Though ISIS [Islamic State] is “a concern and something to be aware of”, Capt Halpin said it should not have a direct bearing on the mission.
He said that the war in Syria has made the mission “more dynamic.
“While the civil war is ongoing within the country, the force isn’t actually there to fight against any armed anti-government forces,” he added.
The former Ard Scoil Rís student, who served in the Lebanon in 2013, said that his main responsibility at the moment was to ensure that every soldier is trained to the “highest standards” before flying to the Middle East.
He added that the training will ensure that the troops can make the correct and right decisions, in the “unlikely” event of them coming into contact with conflict.
“It is a peacekeeping mission and you are trying to keep the peace, rather than antagonizing anyone or anything like that. Our main objective is to observe and report.
“We will make sure that we are as well-prepared as we can possibly be before we go,” he told the Limerick Leader before departing to the training camp in Wicklow last week.
The Limerickman said that his only dealings with Syria before this mission was delivering a convoy of vehicles and cars that are being used by the Irish contingent at the moment. However, he added that he was only in the zone for a few hours before returning to his service in the Lebanon.

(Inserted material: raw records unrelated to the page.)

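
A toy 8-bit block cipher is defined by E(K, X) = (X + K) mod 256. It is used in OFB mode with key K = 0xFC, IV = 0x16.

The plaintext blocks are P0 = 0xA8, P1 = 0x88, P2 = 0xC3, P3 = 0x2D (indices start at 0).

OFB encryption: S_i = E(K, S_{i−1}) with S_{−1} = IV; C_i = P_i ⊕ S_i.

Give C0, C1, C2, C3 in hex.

C0 = 0xBA, C1 = 0x86, C2 = 0xC9, C3 = 0x2B

C0: S = E(K, 0x16) = 0x12; 0xA8 ⊕ 0x12 = 0xBA.
C1: S = E(K, 0x12) = 0x0E; 0x88 ⊕ 0x0E = 0x86.
C2: S = E(K, 0x0E) = 0x0A; 0xC3 ⊕ 0x0A = 0xC9.
C3: S = E(K, 0x0A) = 0x06; 0x2D ⊕ 0x06 = 0x2B.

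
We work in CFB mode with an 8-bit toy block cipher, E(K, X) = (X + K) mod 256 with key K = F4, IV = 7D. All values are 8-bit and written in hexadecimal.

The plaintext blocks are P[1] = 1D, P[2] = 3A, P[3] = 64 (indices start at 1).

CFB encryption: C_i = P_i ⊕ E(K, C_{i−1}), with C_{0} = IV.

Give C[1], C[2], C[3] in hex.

C[1] = 6C, C[2] = 5A, C[3] = 2A

C[1]: E(K, 7D) = 71; 1D ⊕ 71 = 6C.
C[2]: E(K, 6C) = 60; 3A ⊕ 60 = 5A.
C[3]: E(K, 5A) = 4E; 64 ⊕ 4E = 2A.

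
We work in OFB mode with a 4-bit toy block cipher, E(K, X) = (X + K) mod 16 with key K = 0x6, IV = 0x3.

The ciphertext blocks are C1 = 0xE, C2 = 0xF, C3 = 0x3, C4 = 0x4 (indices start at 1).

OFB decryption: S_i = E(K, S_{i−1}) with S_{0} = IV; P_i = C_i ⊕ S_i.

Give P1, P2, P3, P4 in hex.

P1 = 0x7, P2 = 0x0, P3 = 0x6, P4 = 0xF

P1: S = E(K, 0x3) = 0x9; 0xE ⊕ 0x9 = 0x7.
P2: S = E(K, 0x9) = 0xF; 0xF ⊕ 0xF = 0x0.
P3: S = E(K, 0xF) = 0x5; 0x3 ⊕ 0x5 = 0x6.
P4: S = E(K, 0x5) = 0xB; 0x4 ⊕ 0xB = 0xF.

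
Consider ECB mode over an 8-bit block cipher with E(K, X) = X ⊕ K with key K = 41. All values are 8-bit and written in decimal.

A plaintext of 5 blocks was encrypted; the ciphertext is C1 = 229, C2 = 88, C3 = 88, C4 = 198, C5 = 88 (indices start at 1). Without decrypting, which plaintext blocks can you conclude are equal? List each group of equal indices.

ECB encrypts each block independently with the same key, so equal ciphertext blocks imply equal plaintext blocks.
C2 = C3 = C5 = 88, so P2 = P3 = P5.

P2 = P3 = P5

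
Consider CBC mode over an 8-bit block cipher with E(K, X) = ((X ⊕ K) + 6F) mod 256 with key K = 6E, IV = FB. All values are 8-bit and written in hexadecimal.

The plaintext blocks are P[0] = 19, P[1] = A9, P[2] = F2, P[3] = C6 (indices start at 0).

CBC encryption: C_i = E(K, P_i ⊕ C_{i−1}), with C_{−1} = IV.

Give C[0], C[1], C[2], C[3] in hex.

C[0] = FB, C[1] = AB, C[2] = A6, C[3] = 7D

C[0]: P[0] ⊕ FB = E2; E(K, E2) = FB.
C[1]: P[1] ⊕ FB = 52; E(K, 52) = AB.
C[2]: P[2] ⊕ AB = 59; E(K, 59) = A6.
C[3]: P[3] ⊕ A6 = 60; E(K, 60) = 7D.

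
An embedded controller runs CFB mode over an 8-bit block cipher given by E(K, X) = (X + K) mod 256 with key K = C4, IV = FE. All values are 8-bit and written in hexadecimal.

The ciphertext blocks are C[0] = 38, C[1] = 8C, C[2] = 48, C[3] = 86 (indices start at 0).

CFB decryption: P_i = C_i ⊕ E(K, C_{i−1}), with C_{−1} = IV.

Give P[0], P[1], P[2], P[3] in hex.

P[0] = FA, P[1] = 70, P[2] = 18, P[3] = 8A

P[0]: E(K, FE) = C2; 38 ⊕ C2 = FA.
P[1]: E(K, 38) = FC; 8C ⊕ FC = 70.
P[2]: E(K, 8C) = 50; 48 ⊕ 50 = 18.
P[3]: E(K, 48) = 0C; 86 ⊕ 0C = 8A.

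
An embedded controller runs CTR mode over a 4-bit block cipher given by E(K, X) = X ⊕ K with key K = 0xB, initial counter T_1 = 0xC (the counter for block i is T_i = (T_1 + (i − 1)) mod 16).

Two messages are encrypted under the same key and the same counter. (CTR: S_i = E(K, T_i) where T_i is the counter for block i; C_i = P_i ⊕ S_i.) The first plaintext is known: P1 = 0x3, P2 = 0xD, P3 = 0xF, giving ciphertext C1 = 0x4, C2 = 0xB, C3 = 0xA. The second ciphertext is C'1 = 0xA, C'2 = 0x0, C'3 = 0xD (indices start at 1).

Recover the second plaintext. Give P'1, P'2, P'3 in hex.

In CTR with a reused counter, both messages share the same keystream S_i, so C_i ⊕ C'_i = P_i ⊕ P'_i and thus P'_i = P_i ⊕ C_i ⊕ C'_i.
P'1: 0x3 ⊕ 0x4 ⊕ 0xA = 0xD.
P'2: 0xD ⊕ 0xB ⊕ 0x0 = 0x6.
P'3: 0xF ⊕ 0xA ⊕ 0xD = 0x8.

P'1 = 0xD, P'2 = 0x6, P'3 = 0x8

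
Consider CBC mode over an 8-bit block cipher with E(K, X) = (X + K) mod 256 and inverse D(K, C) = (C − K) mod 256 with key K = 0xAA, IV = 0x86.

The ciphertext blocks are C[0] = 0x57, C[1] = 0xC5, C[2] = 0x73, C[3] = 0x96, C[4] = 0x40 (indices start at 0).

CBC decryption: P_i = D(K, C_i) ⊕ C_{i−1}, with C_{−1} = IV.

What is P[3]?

P[3]: D(K, 0x96) = 0xEC; 0xEC ⊕ 0x73 = 0x9F.

P[3] = 0x9F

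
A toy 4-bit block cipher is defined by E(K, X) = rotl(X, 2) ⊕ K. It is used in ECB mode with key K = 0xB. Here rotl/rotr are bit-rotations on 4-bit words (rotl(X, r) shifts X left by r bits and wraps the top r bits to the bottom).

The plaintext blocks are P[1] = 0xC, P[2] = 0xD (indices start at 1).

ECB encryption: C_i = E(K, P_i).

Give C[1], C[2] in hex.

C[1]: E(K, 0xC) = 0x8.
C[2]: E(K, 0xD) = 0xC.

C[1] = 0x8, C[2] = 0xC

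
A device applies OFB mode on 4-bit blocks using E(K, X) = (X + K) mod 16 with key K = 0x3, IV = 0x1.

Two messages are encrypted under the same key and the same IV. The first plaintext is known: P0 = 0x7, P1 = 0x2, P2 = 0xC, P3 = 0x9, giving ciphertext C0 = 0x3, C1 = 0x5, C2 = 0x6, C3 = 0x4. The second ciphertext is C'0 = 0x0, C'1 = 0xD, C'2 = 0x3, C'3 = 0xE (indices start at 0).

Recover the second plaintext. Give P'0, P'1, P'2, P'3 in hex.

In OFB with a reused IV, both messages share the same keystream S_i, so C_i ⊕ C'_i = P_i ⊕ P'_i and thus P'_i = P_i ⊕ C_i ⊕ C'_i.
P'0: 0x7 ⊕ 0x3 ⊕ 0x0 = 0x4.
P'1: 0x2 ⊕ 0x5 ⊕ 0xD = 0xA.
P'2: 0xC ⊕ 0x6 ⊕ 0x3 = 0x9.
P'3: 0x9 ⊕ 0x4 ⊕ 0xE = 0x3.

P'0 = 0x4, P'1 = 0xA, P'2 = 0x9, P'3 = 0x3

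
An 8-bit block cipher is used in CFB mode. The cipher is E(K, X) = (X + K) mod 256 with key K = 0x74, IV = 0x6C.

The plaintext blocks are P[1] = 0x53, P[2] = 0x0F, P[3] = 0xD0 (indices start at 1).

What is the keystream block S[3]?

CFB encryption: C_i = P_i ⊕ E(K, C_{i−1}), with C_{0} = IV.
C[1]: E(K, 0x6C) = 0xE0; 0x53 ⊕ 0xE0 = 0xB3.
C[2]: E(K, 0xB3) = 0x27; 0x0F ⊕ 0x27 = 0x28.
C[3]: E(K, 0x28) = 0x9C; 0xD0 ⊕ 0x9C = 0x4C.
So S[3] = 0x9C.

0x9C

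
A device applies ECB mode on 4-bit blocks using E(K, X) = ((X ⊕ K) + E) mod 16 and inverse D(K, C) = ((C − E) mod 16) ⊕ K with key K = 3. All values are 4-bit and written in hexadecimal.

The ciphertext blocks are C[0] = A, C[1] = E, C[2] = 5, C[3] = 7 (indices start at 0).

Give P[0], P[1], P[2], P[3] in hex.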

He first joined the Defence Forces 11 years ago, one day after he turned 19.
“It was always something that I wanted to do ever since I was young. I had no relatives in army, my father was a prison officer and my mother worked for the HSE, and it was something that I always wanted to do. It was always something seemed clear to me. The army, it’s a robust job, it’s very tough, but it’s a very rewarding career,” he explained.
Capt Halpin is a graduate of business and human resources at Galway-Mayo Institute of Technology, and played hurling with Na Piarsaigh until he was 25 years old. He has also played with the GMIT Fitzgibbon Cup team.